Committee for the Advancement of Professional Practice

Sean Woodland, Ph.D.

Sean Woodland, Ph.D.

CAPP Liaison Report

Notes from the open session of the Committee for the Advancement of Professional Practice (CAPP)

Sean Woodland, PhD

I am excited in 2018 to begin my role as Division 49’s CAPP liaison, as well as the Federal Advocacy Coordinator (FAC).  My first formal duty under this role was to attend the open session of the CAPP Meeting on February 2-3.  Below are some highlights from this meeting.

Day 1 Highlights

Friday morning started off strong with an address from Arthur Evans, PhD, CEO of APA.  His objective was to communicate his strategy for “modernizing” APA, along with some specific changes that will be coming soon.  Dr. Evans’ strategy is heavily influences by the idea of “transformational change”; that is, change that will better equip APA for the future landscape of the profession in ways that we’ve never seen before.  Included is a new membership model in which members will automatically gain access to both APA and its non-profit arm.  A moratorium will be placed on member dues for first three years after implementation.  This new model is designed to increase capacity for advocacy for both science and practice.

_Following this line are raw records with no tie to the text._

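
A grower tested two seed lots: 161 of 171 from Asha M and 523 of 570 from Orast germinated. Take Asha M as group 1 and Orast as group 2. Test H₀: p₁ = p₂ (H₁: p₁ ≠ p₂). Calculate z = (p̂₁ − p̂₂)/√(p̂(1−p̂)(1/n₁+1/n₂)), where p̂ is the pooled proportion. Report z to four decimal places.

z = 1.0320

p̂₁ = 161/171 = 0.9415205, p̂₂ = 523/570 = 0.9175439.
Pooled p̂ = (161+523)/(171+570) = 684/741 = 0.9230769.
SE = √(p̂(1−p̂)(1/n₁+1/n₂)) = √(0.9230769·0.0769231·0.00760234) = √(0.000539811) = 0.0232338.
z = (0.9415205 − 0.9175439)/0.0232338 = 0.0239766/0.0232338 = 1.0320.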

The afternoon also had a flavor of advocacy and change, including discussions on the upcoming Practice Leadership Conference (PLC), and an update on government relations.  The PLC will take place March 10-13, 2018.  The theme this year is “Advancing Practice Together.”  Invited to the PLC each year are state association leadership and designees, as well as division designees.  I will be attending PLC this year and will provide a full report for the next newsletter.

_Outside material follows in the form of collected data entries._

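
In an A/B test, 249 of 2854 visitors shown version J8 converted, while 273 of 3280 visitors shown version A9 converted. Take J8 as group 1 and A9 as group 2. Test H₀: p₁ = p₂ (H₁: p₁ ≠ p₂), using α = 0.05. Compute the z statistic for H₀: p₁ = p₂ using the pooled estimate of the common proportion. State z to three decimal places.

z = 0.562

p̂₁ = 249/2854 = 0.087246, p̂₂ = 273/3280 = 0.083232.
Pooled p̂ = (249+273)/(2854+3280) = 522/6134 = 0.085099.
SE = √(p̂(1−p̂)(1/n₁+1/n₂)) = √(0.085099·0.914901·0.000655263) = √(5.10172e-05) = 0.007143.
z = (0.087246 − 0.083232)/0.007143 = 0.004014/0.007143 = 0.562.
Two-sided p-value ≈ 2·Φ(−0.562) = 0.5741. With α = 0.05, fail to reject H₀.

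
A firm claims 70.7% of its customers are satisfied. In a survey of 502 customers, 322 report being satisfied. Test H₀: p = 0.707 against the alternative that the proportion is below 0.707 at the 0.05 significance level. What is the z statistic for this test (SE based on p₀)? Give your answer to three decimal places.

p̂ = 322/502 ≈ 0.64143.
Under H₀, SE = √(0.707·0.293/502) = √(0.000412651) = 0.02031.
z = (0.64143 − 0.707)/0.02031 = -0.06557/0.02031 = -3.228.
p-value = P(Z < -3.228) ≈ 0.0006, so at α = 0.05 we reject H₀.

z = -3.228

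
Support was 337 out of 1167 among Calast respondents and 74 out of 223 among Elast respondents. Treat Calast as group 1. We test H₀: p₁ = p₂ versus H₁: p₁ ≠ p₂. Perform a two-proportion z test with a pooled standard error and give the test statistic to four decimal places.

p̂₁ = 337/1167 = 0.288775, p̂₂ = 74/223 = 0.331839.
Pooled p̂ = (337+74)/(1167+223) = 411/1390 = 0.295683.
SE = √(0.208255 × 0.0053412) = 0.033352.
z = (0.288775 − 0.331839)/0.033352 = -0.043064/0.033352 = -1.2912.
p-value = 2·P(Z > 1.291) ≈ 0.1966.

z = -1.2912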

Friday’s government relations discussion focused on the efforts that the Political Action Committee (PAC) has been making to further the purposes of psychologists.  In the last year the PAC has been focused on lobbying for many causes, most notably preserving the Affordable Care Act.  PAC spending in 2017 was equally divided between political parties.

Day 2 Highlights

Saturday morning included a lively discussion on “the Master’s Issue.”  For decades graduates of psychology Master’s degrees have been left with an unsure path moving forward for practicing independently.  The urgency on this issue has been accelerated because CACREP (the accrediting body for Master’s counseling and specialty programs) has begun to systematically bar psychology Master’s graduates from taking licensing exams.  The CAPP views maintaining the status quo on the Master’s Issue no longer an option, and would like to pursue action soon.  The key issues include titles, scope of practice, supervised vs. independent practice, and accreditation.

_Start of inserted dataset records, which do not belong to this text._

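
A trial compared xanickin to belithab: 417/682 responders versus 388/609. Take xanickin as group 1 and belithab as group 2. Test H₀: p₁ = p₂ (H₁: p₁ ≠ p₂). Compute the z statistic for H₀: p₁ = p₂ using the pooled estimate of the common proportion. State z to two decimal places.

p̂₁ = 417/682 ≈ 0.6114, p̂₂ = 388/609 ≈ 0.6371.
Pooled p̂ = (417+388)/(682+609) = 805/1291 = 0.6235.
SE = √(p̂(1−p̂)(1/n₁+1/n₂)) = √(0.6235·0.3765·0.00310831) = √(0.000729633) = 0.0270.
z = (0.6114 − 0.6371)/0.0270 = -0.0257/0.0270 = -0.95.

z = -0.95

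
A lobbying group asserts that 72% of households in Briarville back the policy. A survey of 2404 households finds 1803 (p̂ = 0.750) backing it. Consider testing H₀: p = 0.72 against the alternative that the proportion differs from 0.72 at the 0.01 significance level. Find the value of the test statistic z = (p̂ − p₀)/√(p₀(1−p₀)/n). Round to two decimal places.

z = 3.28

p̂ = 1803/2404 ≈ 0.75000.
SE = √(p₀(1−p₀)/n) = √(0.2016/2404) = 0.00916.
z = (0.75000 − 0.72)/0.00916 = 0.03000/0.00916 = 3.28.
p-value = 2·P(Z > 3.276) ≈ 0.0011; since p < α = 0.01, reject H₀.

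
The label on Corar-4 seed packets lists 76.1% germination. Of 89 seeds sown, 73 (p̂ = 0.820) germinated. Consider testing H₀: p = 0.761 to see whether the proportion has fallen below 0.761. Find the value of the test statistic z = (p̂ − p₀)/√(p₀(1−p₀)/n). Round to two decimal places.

p̂ = 73/89 ≈ 0.8202.
Standard error under H₀: √(0.761×0.239/89) = 0.0452.
z = (0.8202 − 0.761)/0.0452 = 0.0592/0.0452 = 1.31.
p-value = P(Z < 1.310) ≈ 0.9049.

z = 1.31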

The remainder of Day 2 was highlighted by technology advances and changes in psychology.  These include HipaaSmart and PsyPact; HipaaSmart is a new “one-stop shop” for education/information on

privacy, security, and breach notification.  PsyPact is the name for policy being put forth across states that will allow for temporary telehealth services from one state to the next.  There was also discussion of the EPPP2, which will include an additional examination germane to the independent practice of psychology.  Passage of the original EPPP (general knowledge of psychology) will be a prerequisite for taking the second part, but it is planned that students will be able to take the first half earlier than is currently specified.  These changes are planned to take effect in January 2020.